Construction of multi-layer Pt-based self-supporting catalyst for high-current-density hydrogen evolution reaction

Abstract

The construction of efficient, durable, and self-supported Pt-based electrodes for industrial-scale hydrogen production presents a primary challenge. Herein, the multi-layer Pt-based self-supporting catalyst Pt-Cu-NiP/FP (Filter Paper) is prepared via mild electroless plating. The construction of the multi-layer structure can provide a large exposed surface area, allowing for more active reactant adsorption. Moreover, porous Pt can efficiently enhance the utilization as well as reduce the amount of Pt. In addition, compared with metal substrates like nickel foam (NF) and copper foam (CF), FP allows for wide-angle bending without obvious current density attenuation during hydrogen evolution reaction (HER), which ensures the application in practical operation and transportation.

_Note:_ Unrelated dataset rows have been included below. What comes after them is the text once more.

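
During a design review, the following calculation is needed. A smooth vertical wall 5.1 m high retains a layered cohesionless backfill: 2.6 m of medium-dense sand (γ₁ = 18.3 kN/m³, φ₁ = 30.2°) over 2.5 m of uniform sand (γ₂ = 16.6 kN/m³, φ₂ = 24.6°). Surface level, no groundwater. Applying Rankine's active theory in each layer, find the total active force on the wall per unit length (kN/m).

K_a1 = tan²(45°−30.2°/2) = 0.3307; K_a2 = tan²(45°−24.6°/2) = 0.4121.
Layer 1: σ at base = K_a1 γ₁ h₁ = 15.73 kPa; P₁ = ½×15.73×2.6 = 20.45.
Layer 2: σ_v at top = γ₁h₁ = 47.58; σ_h top = K_a2×47.58 = 19.61; σ_h base = K_a2×(47.58+16.6×2.5) = 36.71.
P₂ = ½(19.61+36.71)×2.5 = 70.41. Total P_a = 20.45+70.41 = 90.86 kN/m.

90.9 kN/m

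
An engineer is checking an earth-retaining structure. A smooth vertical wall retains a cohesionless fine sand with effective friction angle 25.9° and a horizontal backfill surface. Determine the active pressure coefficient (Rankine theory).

K_a = tan²(45° − φ/2) = tan²(32.05°) = 0.3920.

0.392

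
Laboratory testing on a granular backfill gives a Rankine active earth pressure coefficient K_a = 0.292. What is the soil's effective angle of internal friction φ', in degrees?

K_a = tan²(45° − φ/2) ⇒ 45° − φ/2 = arctan(√0.292) = 28.39°.
φ = 2(45° − 28.39°) = 33.23°.

33.2°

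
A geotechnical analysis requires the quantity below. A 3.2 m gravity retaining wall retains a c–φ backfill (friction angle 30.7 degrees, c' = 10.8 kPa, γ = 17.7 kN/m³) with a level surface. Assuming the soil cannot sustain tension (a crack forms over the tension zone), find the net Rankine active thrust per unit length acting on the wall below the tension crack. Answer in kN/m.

K_a = 0.3240; √K_a = 0.5692.
Tension-crack depth z_c = 2c/(γ√K_a) = 2×10.8/(17.7×0.5692) = 2.144 m.
σ_a at base = K_a γ H − 2c√K_a = 0.3240×17.7×3.2 − 2×10.8×0.5692 = 6.057 kPa.
P_a = ½ × 6.057 × (H − z_c) = 0.5×6.057×1.056 = 3.199 kN/m.

3.20 kN/m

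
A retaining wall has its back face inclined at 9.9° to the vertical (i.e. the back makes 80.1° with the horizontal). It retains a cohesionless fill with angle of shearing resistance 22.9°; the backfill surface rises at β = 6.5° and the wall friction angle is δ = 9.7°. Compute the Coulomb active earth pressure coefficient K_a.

0.528

K_a = sin²(α+φ) / [sin²α · sin(α−δ) · (1 + √{sin(φ+δ)sin(φ−β) / (sin(α−δ)sin(α+β))})²].
With α = 80.1°, φ = 22.9°, δ = 9.7°, β = 6.5°: K_a = 0.5282.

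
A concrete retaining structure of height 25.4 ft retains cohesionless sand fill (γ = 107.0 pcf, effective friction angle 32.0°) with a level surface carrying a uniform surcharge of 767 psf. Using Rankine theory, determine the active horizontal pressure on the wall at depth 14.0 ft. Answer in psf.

696 psf

K_a = (1 − sin φ)/(1 + sin φ) = 0.3073.
σ_v = γz + q = 107.0 × 14.0 + 767 = 2265 psf.
σ_h = K_a σ_v = 0.3073 × 2265 = 695.9 psf.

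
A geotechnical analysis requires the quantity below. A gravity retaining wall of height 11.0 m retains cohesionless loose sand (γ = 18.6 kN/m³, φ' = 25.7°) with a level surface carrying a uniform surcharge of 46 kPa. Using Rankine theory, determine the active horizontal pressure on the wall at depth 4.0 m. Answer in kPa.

47.6 kPa

K_a = (1 − sin φ)/(1 + sin φ) = 0.3950.
σ_v = γz + q = 18.6 × 4.0 + 46 = 120.4 kPa.
σ_h = K_a σ_v = 0.3950 × 120.4 = 47.56 kPa.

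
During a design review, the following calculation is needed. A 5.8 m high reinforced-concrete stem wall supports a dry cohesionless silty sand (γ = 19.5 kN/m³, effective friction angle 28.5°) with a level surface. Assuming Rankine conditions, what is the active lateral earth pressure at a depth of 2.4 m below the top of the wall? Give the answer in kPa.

K_a = (1 − sin φ)/(1 + sin φ) = 0.3540.
σ_h = K_a γ z = 0.3540 × 19.5 × 2.4 = 16.56 kPa.

16.6 kPa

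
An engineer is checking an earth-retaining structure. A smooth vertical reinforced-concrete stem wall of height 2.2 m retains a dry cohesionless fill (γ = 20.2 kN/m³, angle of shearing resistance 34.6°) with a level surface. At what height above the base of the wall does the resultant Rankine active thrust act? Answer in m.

K_a = 0.2756.
The pressure distribution is triangular, so the resultant acts at H/3 above the base = 2.2/3 = 0.7333 m.

0.733 m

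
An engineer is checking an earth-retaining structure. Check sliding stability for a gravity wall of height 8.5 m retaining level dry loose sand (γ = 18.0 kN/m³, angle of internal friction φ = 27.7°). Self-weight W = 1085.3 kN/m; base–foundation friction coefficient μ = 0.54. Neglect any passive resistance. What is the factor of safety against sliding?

K_a = tan²(45° − 27.7°/2) = 0.3653.
P_a = ½K_aγH² = 0.5×0.3653×18.0×8.5² = 237.6 kN/m, acting at H/3 = 2.833 m above the base.
FS_sliding = μW / P_a = 0.54×1085.3 / 237.6 = 2.467.

2.47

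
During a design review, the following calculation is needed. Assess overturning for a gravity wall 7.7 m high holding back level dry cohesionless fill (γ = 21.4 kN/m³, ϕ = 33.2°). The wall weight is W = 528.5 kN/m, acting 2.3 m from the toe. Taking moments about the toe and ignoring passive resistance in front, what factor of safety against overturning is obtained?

2.55

K_a = tan²(45° − 33.2°/2) = 0.2924.
P_a = ½K_aγH² = 0.5×0.2924×21.4×7.7² = 185.5 kN/m, acting at H/3 = 2.567 m above the base.
Overturning moment M_o = P_a × H/3 = 185.5 × 2.567 = 476.0.
Resisting moment M_r = W × 2.3 = 528.5 × 2.3 = 1216.
FS_overturning = M_r/M_o = 1216/476.0 = 2.553.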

Pt-Cu-NiP/FP exhibits ultralow overpotential 186 mV at 1000 mA cm-2 during the HER in 1 M KOH. Remarkably, Pt-Cu-NiP/FP can maintain stable operation for 100 h at 1 A cm-2. Our findings present an innovative approach for the design of multi-layer Pt-based self-supporting catalysts, enabling stable operation under high current densities with low overpotentials. This is achieved through a well-defined hierarchical structure that leverages a synergistic effect and effectively modulates the coordination environment of Pt through electroless plating.